Green options for your home

June 26, 2014

Private residences consume lots of energy. The Energy Information Administration says that Americans are increasing their electricity consumption at home, with some homes even using more energy than small businesses. The EIAsays that on average a home uses between 936 and 1,000 kilowatt-hours of electricity each month. There is also a heavy reliance on natural gas, one of the primary fuels used to heat homes. On average homes use 100 million BTU for heating and cooking needs per year.
Thousands of dollars are spent every year on home heating, cooling and electricity needs, but there are many different ways to conserve energy. This includes using alternative energy sources that may be better for the planet and more cost-effective for the average homeowner.
When considering green energy, many homeowners think of solar panels, which currently account for .01 percent of all electricity used in homes across the United States.
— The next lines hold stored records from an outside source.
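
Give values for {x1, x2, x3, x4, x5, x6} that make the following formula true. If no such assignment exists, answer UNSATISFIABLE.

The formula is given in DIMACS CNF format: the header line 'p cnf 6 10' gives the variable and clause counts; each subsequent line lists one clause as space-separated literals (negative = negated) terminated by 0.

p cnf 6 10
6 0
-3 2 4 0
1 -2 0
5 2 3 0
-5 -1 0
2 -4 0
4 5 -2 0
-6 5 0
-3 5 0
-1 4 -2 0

x1 ↦ False; x2 ↦ False; x3 ↦ False; x4 ↦ False; x5 ↦ True; x6 ↦ True

From the singleton clause (x6), x6 = True.
From the singleton clause (x5), x5 = True.
From the singleton clause (¬x1), x1 = False.
From the singleton clause (¬x2), x2 = False.
From the singleton clause (¬x4), x4 = False.
From the singleton clause (¬x3), x3 = False.
All clauses are satisfied.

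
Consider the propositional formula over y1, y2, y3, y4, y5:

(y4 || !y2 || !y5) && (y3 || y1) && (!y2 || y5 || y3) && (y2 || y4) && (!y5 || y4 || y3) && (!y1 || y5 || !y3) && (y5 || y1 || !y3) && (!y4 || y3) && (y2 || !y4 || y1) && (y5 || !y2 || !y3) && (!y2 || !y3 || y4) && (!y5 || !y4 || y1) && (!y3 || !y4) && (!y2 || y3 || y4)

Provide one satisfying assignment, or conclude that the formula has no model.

Case y3 = true:
Unit clause (!y4) forces y4 = false.
Unit clause (y2) forces y2 = true.
But (!y2) is also a unit clause — contradiction.
That branch fails; take y3 = false instead.
Unit clause (y1) forces y1 = true.
Unit clause (!y4) forces y4 = false.
Unit clause (y2) forces y2 = true.
But (!y2) is also a unit clause — contradiction.
Either choice for y3 ends in contradiction.

UNSATISFIABLE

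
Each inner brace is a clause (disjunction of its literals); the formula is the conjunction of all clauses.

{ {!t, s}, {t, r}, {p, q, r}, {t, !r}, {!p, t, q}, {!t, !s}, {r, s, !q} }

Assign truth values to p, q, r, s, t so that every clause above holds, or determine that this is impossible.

Branch on t: set t = false.
(r) alone gives r = true.
That conflicts with the unit clause (!r).
Undo t and try t = true.
(s) alone gives s = true.
That conflicts with the unit clause (!s).
Both values of t lead to a conflict.

UNSATISFIABLE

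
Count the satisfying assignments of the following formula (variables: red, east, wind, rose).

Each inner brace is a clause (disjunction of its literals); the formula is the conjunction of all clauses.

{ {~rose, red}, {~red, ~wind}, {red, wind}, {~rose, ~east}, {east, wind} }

3

There are 2^4 = 16 truth assignments over (red, east, wind, rose).
Check each against the 5 clauses (columns in the order red, east, wind, rose):
  F F F F  ✗ fails (red | wind)
  F F F T  ✗ fails (~rose | red)
  F F T F  ✓ satisfies all
  F F T T  ✗ fails (~rose | red)
  F T F F  ✗ fails (red | wind)
  F T F T  ✗ fails (~rose | red)
  F T T F  ✓ satisfies all
  F T T T  ✗ fails (~rose | red)
  T F F F  ✗ fails (east | wind)
  T F F T  ✗ fails (east | wind)
  T F T F  ✗ fails (~red | ~wind)
  T F T T  ✗ fails (~red | ~wind)
  T T F F  ✓ satisfies all
  T T F T  ✗ fails (~rose | ~east)
  T T T F  ✗ fails (~red | ~wind)
  T T T T  ✗ fails (~red | ~wind)
3 of the 16 rows are models.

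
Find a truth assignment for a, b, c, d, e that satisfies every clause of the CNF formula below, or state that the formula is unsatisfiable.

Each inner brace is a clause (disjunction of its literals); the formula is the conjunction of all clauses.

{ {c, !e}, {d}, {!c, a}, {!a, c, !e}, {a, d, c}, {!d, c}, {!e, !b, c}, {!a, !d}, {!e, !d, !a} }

The clause (d) is unit, so d = true.
The clause (c) is unit, so c = true.
The clause (a) is unit, so a = true.
But (!a) is also a unit clause — contradiction.

UNSATISFIABLE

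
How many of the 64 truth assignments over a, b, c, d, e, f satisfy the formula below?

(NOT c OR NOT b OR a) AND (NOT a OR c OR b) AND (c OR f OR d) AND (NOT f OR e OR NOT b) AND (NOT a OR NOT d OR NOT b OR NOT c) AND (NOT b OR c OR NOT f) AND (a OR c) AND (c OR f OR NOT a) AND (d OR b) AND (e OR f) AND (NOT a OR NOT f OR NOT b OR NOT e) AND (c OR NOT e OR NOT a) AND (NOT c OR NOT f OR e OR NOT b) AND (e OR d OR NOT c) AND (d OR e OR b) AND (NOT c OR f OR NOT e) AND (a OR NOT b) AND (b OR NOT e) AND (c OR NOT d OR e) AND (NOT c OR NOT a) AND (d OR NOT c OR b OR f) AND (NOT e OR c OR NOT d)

There are 2^6 = 64 truth assignments over (a, b, c, d, e, f).
Split on d. With d = true, the clauses containing d are satisfied and NOT d drops from the rest; 1 of the 2^5 = 32 assignments to the other variables satisfy what remains.
With d = false, by the same count on the reduced clause set, 0 assignments work.
(One model: a=F, b=F, c=T, d=T, e=F, f=T.)
Total: 1 + 0 = 1.

1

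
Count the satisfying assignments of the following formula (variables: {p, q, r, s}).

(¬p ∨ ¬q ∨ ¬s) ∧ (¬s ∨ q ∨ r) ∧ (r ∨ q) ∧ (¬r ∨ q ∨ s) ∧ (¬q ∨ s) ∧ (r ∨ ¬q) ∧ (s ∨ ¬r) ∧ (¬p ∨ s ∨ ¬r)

There are 2^4 = 16 truth assignments over (p, q, r, s).
Check each against the 8 clauses (columns in the order p, q, r, s):
  F F F F  ✗ fails (r ∨ q)
  F F F T  ✗ fails (¬s ∨ q ∨ r)
  F F T F  ✗ fails (¬r ∨ q ∨ s)
  F F T T  ✓ satisfies all
  F T F F  ✗ fails (¬q ∨ s)
  F T F T  ✗ fails (r ∨ ¬q)
  F T T F  ✗ fails (¬q ∨ s)
  F T T T  ✓ satisfies all
  T F F F  ✗ fails (r ∨ q)
  T F F T  ✗ fails (¬s ∨ q ∨ r)
  T F T F  ✗ fails (¬r ∨ q ∨ s)
  T F T T  ✓ satisfies all
  T T F F  ✗ fails (¬q ∨ s)
  T T F T  ✗ fails (¬p ∨ ¬q ∨ ¬s)
  T T T F  ✗ fails (¬q ∨ s)
  T T T T  ✗ fails (¬p ∨ ¬q ∨ ¬s)
3 of the 16 rows are models.

3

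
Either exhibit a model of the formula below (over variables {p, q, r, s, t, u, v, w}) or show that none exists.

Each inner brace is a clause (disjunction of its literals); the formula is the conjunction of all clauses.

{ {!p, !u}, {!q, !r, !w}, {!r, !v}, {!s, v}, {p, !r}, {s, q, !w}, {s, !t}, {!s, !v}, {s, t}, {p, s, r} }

Try p = false.
(!r) alone gives r = false.
(s) alone gives s = true.
(v) alone gives v = true.
But (!v) is also a unit clause — contradiction.
So p must be the other value — set p = true.
(!u) alone gives u = false.
Try r = false.
Try s = false.
(!t) alone gives t = false.
But (t) is also a unit clause — contradiction.
So s must be the other value — set s = true.
(v) alone gives v = true.
But (!v) is also a unit clause — contradiction.
Either choice for s ends in contradiction.
So r must be the other value — set r = true.
(!v) alone gives v = false.
(!s) alone gives s = false.
(!t) alone gives t = false.
But (t) is also a unit clause — contradiction.
Either choice for r ends in contradiction.
Either choice for p ends in contradiction.

UNSATISFIABLE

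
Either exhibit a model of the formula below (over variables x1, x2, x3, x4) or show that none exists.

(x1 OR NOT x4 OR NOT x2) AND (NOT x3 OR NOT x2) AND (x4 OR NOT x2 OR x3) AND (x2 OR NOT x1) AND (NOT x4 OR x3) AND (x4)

x1 ↦ false, x2 ↦ false, x3 ↦ true, x4 ↦ true

(x4) alone gives x4 = true.
(x3) alone gives x3 = true.
(NOT x2) alone gives x2 = false.
(NOT x1) alone gives x1 = false.
Every clause now holds.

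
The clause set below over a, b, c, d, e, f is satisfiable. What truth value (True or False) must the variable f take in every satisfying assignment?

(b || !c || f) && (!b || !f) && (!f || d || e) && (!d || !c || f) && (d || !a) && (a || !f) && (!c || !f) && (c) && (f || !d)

False

Suppose f = true.
The clause (!b) is unit, so b = false.
The clause (a) is unit, so a = true.
The clause (d) is unit, so d = true.
The clause (!c) is unit, so c = false.
That conflicts with the unit clause (c).
So every satisfying assignment has f = False.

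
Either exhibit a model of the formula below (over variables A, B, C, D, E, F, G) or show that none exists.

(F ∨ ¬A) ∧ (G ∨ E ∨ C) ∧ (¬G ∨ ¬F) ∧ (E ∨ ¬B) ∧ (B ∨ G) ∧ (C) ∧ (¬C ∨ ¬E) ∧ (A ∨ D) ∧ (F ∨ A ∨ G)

A ↦ False; B ↦ False; C ↦ True; D ↦ True; E ↦ False; F ↦ False; G ↦ True

Unit clause (C) forces C = True.
Unit clause (¬E) forces E = False.
Unit clause (¬B) forces B = False.
Unit clause (G) forces G = True.
Unit clause (¬F) forces F = False.
Unit clause (¬A) forces A = False.
Unit clause (D) forces D = True.
Every clause now holds.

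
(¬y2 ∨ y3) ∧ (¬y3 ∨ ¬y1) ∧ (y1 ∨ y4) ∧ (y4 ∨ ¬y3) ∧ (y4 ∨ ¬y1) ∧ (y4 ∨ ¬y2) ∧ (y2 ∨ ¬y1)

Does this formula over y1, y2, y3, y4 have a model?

Branch on y2: set y2 = False.
Unit clause (¬y1) forces y1 = False.
Unit clause (y4) forces y4 = True.
Every clause is now satisfied; y3 is unconstrained.
A satisfying assignment: y1 ↦ False; y2 ↦ False; y3 ↦ False; y4 ↦ True.

Yes, satisfiable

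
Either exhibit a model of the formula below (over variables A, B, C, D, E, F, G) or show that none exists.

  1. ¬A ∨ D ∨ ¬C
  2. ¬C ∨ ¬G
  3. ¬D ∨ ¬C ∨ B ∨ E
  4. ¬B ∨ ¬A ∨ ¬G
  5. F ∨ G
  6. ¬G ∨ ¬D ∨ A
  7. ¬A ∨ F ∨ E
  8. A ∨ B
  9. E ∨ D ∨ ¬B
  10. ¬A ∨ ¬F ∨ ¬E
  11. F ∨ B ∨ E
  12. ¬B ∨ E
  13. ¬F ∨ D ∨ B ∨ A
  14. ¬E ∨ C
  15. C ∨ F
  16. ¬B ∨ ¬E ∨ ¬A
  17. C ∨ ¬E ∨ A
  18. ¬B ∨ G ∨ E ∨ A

A ↦ True; B ↦ False; C ↦ False; D ↦ True; E ↦ False; F ↦ True; G ↦ True

Case C = False:
(¬E) alone gives E = False.
(¬B) alone gives B = False.
(A) alone gives A = True.
(F) alone gives F = True.
All clauses hold; D, G can take either value.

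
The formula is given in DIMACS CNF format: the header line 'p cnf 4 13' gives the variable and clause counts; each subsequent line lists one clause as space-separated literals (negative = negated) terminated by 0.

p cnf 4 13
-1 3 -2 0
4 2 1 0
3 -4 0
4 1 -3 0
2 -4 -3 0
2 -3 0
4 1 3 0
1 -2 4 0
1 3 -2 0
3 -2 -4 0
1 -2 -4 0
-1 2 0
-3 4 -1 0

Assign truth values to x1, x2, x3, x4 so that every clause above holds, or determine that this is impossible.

x1: True,  x2: True,  x3: True,  x4: True

Suppose x3 = True.
(x2) alone gives x2 = True.
Suppose x4 = True.
(x1) alone gives x1 = True.
All clauses are satisfied.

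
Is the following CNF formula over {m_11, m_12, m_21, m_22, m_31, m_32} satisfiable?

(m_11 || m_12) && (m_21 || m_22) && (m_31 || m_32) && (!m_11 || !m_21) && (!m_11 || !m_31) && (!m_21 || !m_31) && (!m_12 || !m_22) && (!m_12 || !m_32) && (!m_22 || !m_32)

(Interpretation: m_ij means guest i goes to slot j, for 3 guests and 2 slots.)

No

Branch on m_11: set m_11 = true.
(!m_21) alone gives m_21 = false.
(m_22) alone gives m_22 = true.
(!m_31) alone gives m_31 = false.
(m_32) alone gives m_32 = true.
Now (!m_32) is unsatisfied and unit — conflict.
So m_11 must be the other value — set m_11 = false.
(m_12) alone gives m_12 = true.
(!m_22) alone gives m_22 = false.
(m_21) alone gives m_21 = true.
(!m_31) alone gives m_31 = false.
(m_32) alone gives m_32 = true.
Now (!m_32) is unsatisfied and unit — conflict.
Both values of m_11 lead to a conflict.
No assignment satisfies every clause.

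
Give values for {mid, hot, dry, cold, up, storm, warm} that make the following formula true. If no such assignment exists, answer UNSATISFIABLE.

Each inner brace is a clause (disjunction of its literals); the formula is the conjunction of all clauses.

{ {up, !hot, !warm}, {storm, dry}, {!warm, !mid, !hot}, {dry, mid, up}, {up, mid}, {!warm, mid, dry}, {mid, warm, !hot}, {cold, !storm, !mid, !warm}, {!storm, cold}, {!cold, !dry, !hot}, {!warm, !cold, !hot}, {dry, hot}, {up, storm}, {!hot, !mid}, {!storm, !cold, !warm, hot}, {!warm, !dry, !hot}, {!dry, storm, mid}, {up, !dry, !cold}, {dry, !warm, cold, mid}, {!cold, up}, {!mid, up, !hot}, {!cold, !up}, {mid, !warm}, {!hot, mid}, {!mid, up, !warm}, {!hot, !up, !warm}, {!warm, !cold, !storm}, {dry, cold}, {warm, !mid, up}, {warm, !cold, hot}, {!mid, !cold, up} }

mid=true,  hot=false,  dry=true,  cold=false,  up=true,  storm=false,  warm=false

Case storm = false:
Unit clause (dry) forces dry = true.
Unit clause (up) forces up = true.
Unit clause (mid) forces mid = true.
Unit clause (!hot) forces hot = false.
Unit clause (!cold) forces cold = false.
All clauses hold; warm can take either value.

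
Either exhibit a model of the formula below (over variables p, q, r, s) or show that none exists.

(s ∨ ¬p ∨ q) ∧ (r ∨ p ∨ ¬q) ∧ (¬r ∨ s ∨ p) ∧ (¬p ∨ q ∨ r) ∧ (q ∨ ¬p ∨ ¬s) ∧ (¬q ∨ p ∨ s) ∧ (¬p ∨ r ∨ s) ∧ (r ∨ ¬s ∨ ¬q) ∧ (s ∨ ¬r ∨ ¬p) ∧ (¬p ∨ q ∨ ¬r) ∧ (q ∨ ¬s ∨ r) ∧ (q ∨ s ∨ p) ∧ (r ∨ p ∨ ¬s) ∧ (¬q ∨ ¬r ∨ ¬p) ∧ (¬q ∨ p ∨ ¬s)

p: False; q: False; r: True; s: True

Suppose s = True.
Suppose q = False.
(¬p) alone gives p = False.
(r) alone gives r = True.
All clauses are satisfied.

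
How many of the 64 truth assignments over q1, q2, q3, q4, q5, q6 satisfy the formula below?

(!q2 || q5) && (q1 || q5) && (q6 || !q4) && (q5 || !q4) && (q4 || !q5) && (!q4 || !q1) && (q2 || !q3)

5

There are 2^6 = 64 truth assignments over (q1, q2, q3, q4, q5, q6).
Split on q1. With q1 = true, the clauses containing q1 are satisfied and !q1 drops from the rest; 2 of the 2^5 = 32 assignments to the other variables satisfy what remains.
With q1 = false, by the same count on the reduced clause set, 3 assignments work.
(One model: q1=F, q2=F, q3=F, q4=T, q5=T, q6=T.)
Total: 2 + 3 = 5.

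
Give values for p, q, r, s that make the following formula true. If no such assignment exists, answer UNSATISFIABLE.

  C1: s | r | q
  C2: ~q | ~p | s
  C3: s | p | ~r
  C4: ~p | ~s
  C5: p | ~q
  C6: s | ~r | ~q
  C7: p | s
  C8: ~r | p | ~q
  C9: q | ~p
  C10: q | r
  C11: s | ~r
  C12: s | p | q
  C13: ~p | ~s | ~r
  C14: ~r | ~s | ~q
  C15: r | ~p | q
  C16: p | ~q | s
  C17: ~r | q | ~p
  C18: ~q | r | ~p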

However, solar power could provide as much as 10 percent of that electricity by 2025. California leads the nation with the most solar projects to date, but homeowners across the country are considering solar panel additions to their homes. While the initial cost of solar panel installation can be considerable, the panels generally pay for themselves in energy savings within a few years of installation. Also, some solar power companies now allow homeowners to rent the photovoltaic panels, which can cut down on the cost of installation.
Choosing green energy may not involve any effort on the part of the homeowner. In fact, there are many different companies that work in conjunction with traditional energy suppliers so that a portion of the energy supplied to homes comes via an alternative energy source. Companies like Viridian Energy (www.viridian.com) enable homeowners to switch a certain percentage of their energy usage to renewable energy. The company says that their collective impact has reduced total carbon emissions by 478,000,000 pounds, saving roughly 5 million trees and 24 million gallons of gasoline as a result. Homeowners who choose this option will still receive the same bill and must still open an account with their local utility companies. Delivery of the energy to that local utility changes, but consumers won't have anything to do with that process.
Homeowners interested in making any other changes for energy savings can sign up to have an energy audit. Conducted through a utility provider or a third-party organization, energy audits assess many things in the home. Appliances are examined, as are insulation and the types of windows and doors used in the home and an inspector will check the home for drafts. A report is generated, and homeowners are provided recommendations as to how they can improve their home's energy efficiency. Making such changes may make homeowners eligible for tax breaks or even rebate incentives while reducing the cost of their monthly utility bills.
Homeowners hoping to embrace green energy have many options at their disposal. It's just a matter of researching those options and taking the initiative to make changes.